Da'Ron Payne, defensive lineman
Playing at the nose tackle position, Da’Ron Payne’s numbers are never going to be as the two defensive linemen on either side of him. Starting every game for the Tide last season, he tallied 36 tackles, 3.5 for a loss, with 1.5 sacks and three quarterback hurries. His statistical moment of glory came at Ole Miss, when he scooped up a fumble at the Rebels 3-yard line and returned it for a touchdown.
However, those aren’t the numbers that will be catching NFL Scouts’ eyes.
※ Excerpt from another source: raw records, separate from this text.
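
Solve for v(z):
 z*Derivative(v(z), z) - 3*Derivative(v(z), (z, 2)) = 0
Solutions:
 v(z) = C1 + C2*erfi(sqrt(6)*z/6)


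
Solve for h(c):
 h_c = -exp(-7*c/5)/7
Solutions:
 h(c) = C1 + 5*exp(-7*c/5)/49


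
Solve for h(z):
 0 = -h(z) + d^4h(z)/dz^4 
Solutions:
 h(z) = C1*exp(-z) + C2*exp(z) + C3*sin(z) + C4*cos(z)


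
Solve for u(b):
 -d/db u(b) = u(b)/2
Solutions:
 u(b) = C1*exp(-b/2)


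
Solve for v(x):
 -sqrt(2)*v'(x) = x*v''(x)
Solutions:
 v(x) = C1 + C2*x^(1 - sqrt(2))


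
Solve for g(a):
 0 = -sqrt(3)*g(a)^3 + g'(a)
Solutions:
 g(a) = -sqrt(2)*sqrt(-1/(C1 + sqrt(3)*a))/2
 g(a) = sqrt(2)*sqrt(-1/(C1 + sqrt(3)*a))/2


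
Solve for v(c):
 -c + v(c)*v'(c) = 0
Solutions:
 v(c) = -sqrt(C1 + c^2)
 v(c) = sqrt(C1 + c^2)


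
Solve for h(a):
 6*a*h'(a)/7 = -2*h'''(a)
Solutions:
 h(a) = C1 + Integral(C2*airyai(-3^(1/3)*7^(2/3)*a/7) + C3*airybi(-3^(1/3)*7^(2/3)*a/7), a)


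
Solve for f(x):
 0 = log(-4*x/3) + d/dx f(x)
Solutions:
 f(x) = C1 - x*log(-x) + x*(-2*log(2) + 1 + log(3))


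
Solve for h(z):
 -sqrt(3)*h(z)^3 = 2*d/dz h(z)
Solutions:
 h(z) = -sqrt(-1/(C1 - sqrt(3)*z))
 h(z) = sqrt(-1/(C1 - sqrt(3)*z))


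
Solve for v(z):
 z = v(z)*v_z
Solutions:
 v(z) = -sqrt(C1 + z^2)
 v(z) = sqrt(C1 + z^2)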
The 6-foot-2, 312-pound defensive tackle recorded a 635-pound squat and bench-pressed 545 pounds with a 365-pound power clean during Alabama’s spring workouts, according to Al.com.
Widely viewed as one of the strongest players on the team, Payne talked about dropping down to 308 pounds this spring in order to add some speed to his game.
“Just the way teams are playing now, it’s more fast-paced and just on the ball, on the ball,” he said. “I just got to get ready for that.”
While he projects to remain an interior defensive lineman next season, Payne has the athleticism to play anywhere across the defensive line. That combination of strength and versatility will surely be coveted at the next level.
Da'Shawn Hand, defensive lineman
Da’Shawn Hand has yet to fulfill the lofty expectations placed on him after he joined Alabama as the No. 1 overall recruit in the 2014 class. Although, that has more to do with the players playing in front of him than his abilities on the field.
Slotted behind Jarran Reed, A’Shawn Robinson, Johnathan Allen and Dalvin Tomlinson the past two seasons, Hand has yet to make his first collegiate start. That should change this season as the 6-foot-4, 282-pound defensive end projects to fill in for Allen as the Tide’s biggest pass-rushing threat on the line.
It will be difficult to replace the 10.5 sacks, 16 tackles for a loss and 15 quarterback hurries that earned Allen the Bronko Nagurski Trophy, Chuck Bednarik Award, and Ted Hendricks Award, but Hand is eager to finally get his chance in the spotlight.
“How hungry am I? Wooh. Woooooh. To be honest, man, I don’t even know how to answer that question,” Hand said. “That’s how hungry I am. It’s immeasurable, for real.”
Rashaan Evans, linebacker
Rashaan Evans is another person who has had to wait his turn at Alabama. The rising senior didn’t make his first collegiate start until the Peach Bowl last year when he filled in for injured starter Shaun Dion Hamilton. This season, Evans, a former five-star recruit, is expected to start alongside Hamilton taking the role of departing Butkus Award winner Reuben Foster.
While that’s a tall task, Evans isn’t lacking in confidence. The 6-foot-3, 234-pound linebacker predicted he would follow in Foster’s footsteps and win the Butkus Award this season, making the proclamation from his Twitter account in February.
I'll win the Butkus Award— Rashaan Evans (@616evans4) February 22, 2017
Evans showed glimpses of that potential last year, recording 53 tackles, 4.5 tackles for a loss, four sacks and a forced fumble. In his two starts last season, he tallied 18 combined tackles and 1.5 sacks, including a career-high 11 stops in the national championship game.
If he can keep that up, don’t be surprised if Evans shoots up draft boards this fall.
Bo Scarbrough, running back
If healthy, there’s no question Bo Scarbrough has the talent to become a first-round pick next year. The 6-foot-2, 232-pound running back was unstoppable toward the end of the season, rushing for 90 or more yards in each of the last four games.
Scarbrough earned offensive MVP honors in the Peach Bowl, rushing for 180 yards and two touchdowns on 19 carries against Washington. He racked up 93 yards and two touchdowns during the national championship game against Clemson before breaking his leg in the third quarter.
Unfortunately, injuries have been a common occurrence for Scarbrough. In high school, he suffered two season-ending injuries, tearing his ACL and breaking his ankle. He missed also sat out his first season at Alabama while recovering from knee surgery.
If Scarbrough is able to make it through a full season without injury, he might generate some buzz from NFL teams. Right now that’s a big if, but when healthy his potential is through the roof.